Vier Wochen in der sich die Welt des jungen Menschen, der gerade erwachsen geworden ist, unheimlich vergrößerte; vier Wochen in denen die Mutter zu Hause voller Sorge um das liebe Kind nicht schlafen konnte, während es unglaubliche Abenteuer in den Großstadtdschungel Europas erlebte, die es Mutti ganz bestimmt nicht erzählen werde.... und natürlich in Frankreich eine L'Amour zu finden, die man 30 Jahre später immer noch gerne trifft.

Ein flügger Nestling zog aus und kam als Erwachsener zurück. Früher nannten die Handwerker diese Reise ins Leben die Walz, vor allem die Zimmerleute haben das ausgiebig zelebriert. Heute gibt die Arbeitswelt so was kaum noch her, aber das Reisen, das ist zum Alltag geworden.

Genaugenommen war Interrail nie weg. Zumindest nicht aus dem Angebot der Bahn. Wer wollte konnte es in der einen oder anderen Weise immer buchen, aber es wurde kaum noch genutzt. Vielleicht weil der Flug ans Meer mit Sandstrand billiger war, als das Zugreisen in Europa; vielleicht weil die ganz weite Ferne interessanter war und vielleicht weil Europa für die jungen Menschen zur Normalität wurde.

Damals herrschte eine Begeisterung für Europa, nicht zuletzt aufgrund Helmut Kohl und Mitterand, dem Abbau der Grenzkontrollen und dann dem Fall der Mauer, der die Welt nochmals größer machte. Heute hat der Gedanke an Europa seinen Reiz verloren. Es wird nur noch als Bürokratiemonster mit Sorge um die krumme Gurke angesehen. Die Freundschaft zwischen den Völkern ist dem Geiz und gegenseitigem Neid zum Opfer gefallen. Wir haben uns an Europa gewöhnt, wissen den Frieden auf dem Kontinent nicht mehr zu schätzen und vergessen, dass in der Zeit der Globalisierung die Staaten nur gemeinsam mit und gegen die Globalisierung bestehen können. Wer nicht mehr mitziehen will, wer Europa den Rücken kehren will, der wird gefressen – von China, von Russland, von den Konzernen.

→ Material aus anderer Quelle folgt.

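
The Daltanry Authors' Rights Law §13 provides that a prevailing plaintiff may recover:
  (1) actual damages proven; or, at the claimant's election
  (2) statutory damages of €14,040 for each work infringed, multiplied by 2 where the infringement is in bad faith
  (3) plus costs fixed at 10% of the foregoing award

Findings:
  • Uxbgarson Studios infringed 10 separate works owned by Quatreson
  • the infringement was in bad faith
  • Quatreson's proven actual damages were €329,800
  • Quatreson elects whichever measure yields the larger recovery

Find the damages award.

Statutory damages: 10 × €14,040 = €140,400
Doubled: 2 × €140,400 = €280,800
Greater of actual damages (€329,800) or enhanced statutory damages (€280,800): €329,800
Costs: 10% of €329,800 = €32,980
Award plus costs: €329,800 + €32,980 = €362,780

Award: €362,780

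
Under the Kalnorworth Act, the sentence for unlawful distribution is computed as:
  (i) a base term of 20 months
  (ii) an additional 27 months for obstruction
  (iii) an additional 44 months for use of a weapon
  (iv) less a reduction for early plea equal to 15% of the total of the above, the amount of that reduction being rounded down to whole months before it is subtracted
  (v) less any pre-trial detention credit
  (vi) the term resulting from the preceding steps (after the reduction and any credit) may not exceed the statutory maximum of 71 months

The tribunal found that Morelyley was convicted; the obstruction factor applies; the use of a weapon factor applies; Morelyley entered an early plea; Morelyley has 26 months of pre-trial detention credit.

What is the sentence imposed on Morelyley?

Obstruction enhancement: +27 months
Use of a weapon enhancement: +44 months
Adjusted term: 20 months + 27 months + 44 months = 91 months
Early plea reduction: 15% of 91 months = 13 months (rounded down)
After reduction: 91 − 13 = 78 months
Less pre-trial detention credit: 78 months − 26 months = 52 months
Cap at 71 months: 52 months is within the cap, no reduction.

52 months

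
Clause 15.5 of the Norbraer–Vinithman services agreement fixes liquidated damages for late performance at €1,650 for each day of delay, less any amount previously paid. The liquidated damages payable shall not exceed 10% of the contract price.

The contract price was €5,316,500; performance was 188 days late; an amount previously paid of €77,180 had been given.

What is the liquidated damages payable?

Liquidated damages: €233,020

Per-day damages: 188 × €1,650 = €310,200
Less amount previously paid: €310,200 − €77,180 = €233,020
Cap: 10% of €5,316,500 = €531,650
Cap at €531,650: €233,020 is within the cap, no reduction.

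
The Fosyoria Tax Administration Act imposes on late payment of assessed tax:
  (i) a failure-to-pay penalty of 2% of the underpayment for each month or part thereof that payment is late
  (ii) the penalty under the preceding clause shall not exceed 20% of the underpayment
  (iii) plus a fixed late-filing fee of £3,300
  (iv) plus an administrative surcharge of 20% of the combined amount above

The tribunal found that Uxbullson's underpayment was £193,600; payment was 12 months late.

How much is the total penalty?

£50,424

Accrued rate: 2% × 12 = 24%, capped at 20% → 20%
Failure-to-pay penalty: 20% of £193,600 = £38,720
Penalty before surcharge: £38,720 + £3,300 = £42,020
Administrative surcharge: 20% of £42,020 = £8,404
Total penalty: £42,020 + £8,404 = £50,424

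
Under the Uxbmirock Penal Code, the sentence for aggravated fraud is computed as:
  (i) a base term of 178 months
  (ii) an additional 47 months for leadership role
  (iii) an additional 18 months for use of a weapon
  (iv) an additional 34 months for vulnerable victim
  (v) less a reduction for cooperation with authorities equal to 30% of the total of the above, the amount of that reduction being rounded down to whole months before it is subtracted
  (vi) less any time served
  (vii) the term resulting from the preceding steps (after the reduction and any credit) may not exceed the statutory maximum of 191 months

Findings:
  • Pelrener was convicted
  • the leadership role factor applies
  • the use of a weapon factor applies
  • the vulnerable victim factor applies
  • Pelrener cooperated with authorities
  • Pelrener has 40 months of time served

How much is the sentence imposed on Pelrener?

Leadership role enhancement: +47 months
Use of a weapon enhancement: +18 months
Vulnerable victim enhancement: +34 months
Adjusted term: 178 months + 47 months + 18 months + 34 months = 277 months
Cooperation with authorities reduction: 30% of 277 months = 83 months (rounded down)
After reduction: 277 − 83 = 194 months
Less time served: 194 months − 40 months = 154 months
Cap at 191 months: 154 months is within the cap, no reduction.

154 months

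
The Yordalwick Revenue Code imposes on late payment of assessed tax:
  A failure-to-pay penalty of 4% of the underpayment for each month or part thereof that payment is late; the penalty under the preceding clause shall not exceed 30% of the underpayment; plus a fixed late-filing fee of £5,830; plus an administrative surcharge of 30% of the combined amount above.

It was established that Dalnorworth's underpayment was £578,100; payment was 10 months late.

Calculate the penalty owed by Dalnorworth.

Accrued rate: 4% × 10 = 40%, capped at 30% → 30%
Failure-to-pay penalty: 30% of £578,100 = £173,430
Penalty before surcharge: £173,430 + £5,830 = £179,260
Administrative surcharge: 30% of £179,260 = £53,778
Total penalty: £179,260 + £53,778 = £233,038

£233,038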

Dieses Jahr im Juni kann sich jeder, der 18 Jahre alt ist um einen von 15.000 Interrail-Pässen bei der EU-Kommisson bewerben. 30 Tage mit dem Zug durch vier Länder ist das Angebot. Das Pilotprojekt für dieses Jahr steht. #FreeInterrail.

In den Jahren 2021 bis 2027 sind in den Haushaltsplanungen der EU-Kommission bis zu 700 Millionen Euro vorgesehen.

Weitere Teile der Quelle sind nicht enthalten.